You can use the binary constants with some more work.

We will have to assume the floating point represented using IEEE 754, and the system is in little endian:

uint32_t value = 0b11000011101010110010001000000000;
float f;
memcpy( &f , &value , sizeof( f ) );
printf( "%f\n" , f );
4
votes

From gcc's documentation:

The type of these constants follows the same rules as for octal or hexadecimal integer constants, so suffixes like ‘L’ or ‘UL’ can be applied.

So, the binary numbers you assign to float and double are actually of integer types and don't directly map to the bit pattern of the underlying types you assign to.

In other words, this:

 float floaty = 0b11000011101010110010001000000000;
 double doubley = 0b1100000001110101011001000100000000000000000000000000000000000000;

is equivalent to:

 float floaty = 3282772480;
 double doubley = 13868100853597995008;
3
votes

The problem is that the compiler is trying to help you out. Your literals (0b1...), which by the way is a non-standard extension and should be written as (0x...), are treaded as literals. The compiler then tries its very best to fit those values into the variables you cast them to. As such it produces very big values that are equal to the integer value of your literals.

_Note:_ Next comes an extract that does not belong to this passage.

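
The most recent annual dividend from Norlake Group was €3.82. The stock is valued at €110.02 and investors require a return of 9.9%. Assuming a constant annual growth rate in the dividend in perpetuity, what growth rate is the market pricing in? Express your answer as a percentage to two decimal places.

6.21%

P = D₀(1+g)/(r−g) ⇒ P(r−g) = D₀(1+g) ⇒ g(P+D₀) = P·r − D₀
g = (P·r − D₀)/(P + D₀) = (€110.02×0.099 − €3.82) / (€110.02 + €3.82) = 0.062122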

To directly assign the value of a variable, you have to use unions (or pointers if you don't mind losing a bit of portability). This code works:

#include <stdint.h>

union floatint {
    float f;
    uint32_t i;
};

union doubleint {
    double d;
    uint64_t i;
};    

int main()
{
  floatint floaty;
  doubleint doubley;
  floaty.i = 0xC3AB2200;
  doubley.i = 0xC075644000000000; 
  printf("Float: %f\n", floaty.f); // implementation-defined, in your case IEEE 754
  printf("Double: %lf\n", doubley.d); // ditto

}

Note that this is the very definition of a union, two (or more) types that share the same representation, but are treated differently.